LA CITE DE LA PEUR
Bâtiments immenses, architecture froide et oppressante : les villes de la science-fiction sont en majorité des mégalopoles hypertrophiées où l'échelle sociale se confond avec les étages des immeubles. Des cités étouffantes pour ceux qui les habitent. Surtout si on ne vit pas au sommet d'un gratte-ciel.

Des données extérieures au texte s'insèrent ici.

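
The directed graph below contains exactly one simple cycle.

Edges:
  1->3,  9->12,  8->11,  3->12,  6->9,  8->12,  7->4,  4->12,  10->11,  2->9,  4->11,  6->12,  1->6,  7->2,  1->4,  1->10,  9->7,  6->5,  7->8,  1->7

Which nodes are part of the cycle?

2, 7, 9

DFS with gray/black marking from 7:
7 gray
  2 gray
    9 gray
      12 gray
      12 black
      9→7: 7 is gray → back edge
Back edge closes the cycle 7 → 2 → 9 → 7; its vertices are {2, 7, 9}.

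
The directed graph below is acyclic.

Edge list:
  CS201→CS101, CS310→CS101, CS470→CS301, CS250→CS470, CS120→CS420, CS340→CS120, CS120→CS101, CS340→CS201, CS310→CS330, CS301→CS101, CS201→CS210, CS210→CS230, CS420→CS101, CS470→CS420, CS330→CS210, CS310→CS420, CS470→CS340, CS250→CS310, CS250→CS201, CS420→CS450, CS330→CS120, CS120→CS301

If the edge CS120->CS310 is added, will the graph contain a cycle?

Yes

Adding CS120→CS310 creates a cycle iff CS310 can already reach CS120.
Path from CS310: CS310 → CS330 → CS120.
So CS310 → … → CS120 → CS310 is a cycle.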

New York, ville du futur ? La "Grosse Pomme " stimule depuis toujours l'imagination des auteurs de science-fiction. Cette cité aux gratte-ciel immenses est devenue un véritable mythe dont les excès ont longtemps servi de bases aux extrapolations urbaines. A commencer par Metropolis. La mégalopole de Fritz Lang est née de sa fascination pour les buildings New Yorkais. Si les deux cités présentent la même extension irrésistible vers le ciel, Metropolis est, elle, le symbole de la verticalité des rapports entre pouvoir et citoyens. Le maître de la ville, Fredersen (Alfred Abel), domine et gouverne la cité depuis son bureau, situé au sommet du plus grand gratte-ciel de Metropolis, la "nouvelle tour de Babel ".
Metropolis offre (en haut) une vision urbaine plus artistique qu'architecturale. Brazil fait des bâtiments officiels les symboles de l'écrasement des individus par l'état (en bas). Photo DR.


" On retrouve dans Metropolis, Blade Runner et Total Recall, le même plan symbolique du pouvoir du maître sur ses esclaves : un panorama spectaculaire que le tyran a par la fenêtre de son bureau ". Frederic Kaplan, auteur d'une étude sur la ville du futur dans les films de science-fiction. Photos DR.

Même cas de figure dans Blade Runner : l'étonnante pyramide qui surplombe Los Angeles abrite Tyrell (Joe Turkel), le tout puissant maître de la génétique. L'architecture froide, dépouillée et massive de Brazil s'inspire quant à elle directement de celle des régimes dictatoriaux des années 30 et 40. Le film de Terry Gilliam est ponctué de plongées et de contre-plongées, autour ou à l'intérieur de bâtiments immenses et vides, symbolisant ainsi l'écrasement de l'individu par le ministère de l'information. La cité a ses maîtres, sa structure le rappelle, mais ceux-ci sont inaccessibles pour le commun des mortels. Seul un maigre réseau d'ascenseurs lie généralement le sommet de la hiérarchie sociale à sa base. Accéder à ce moyen de transport ne garantit même pas une rencontre avec les plus hautes instances de la ville. Sam (Jonathan Pryce) a besoin d'un code secret pour l'actionner dans Brazil. Dans Blade Runner, Roy Batty (Rutger Hauer) doit battre à distance Tyrell aux échecs, pour être considéré comme digne de le rencontrer.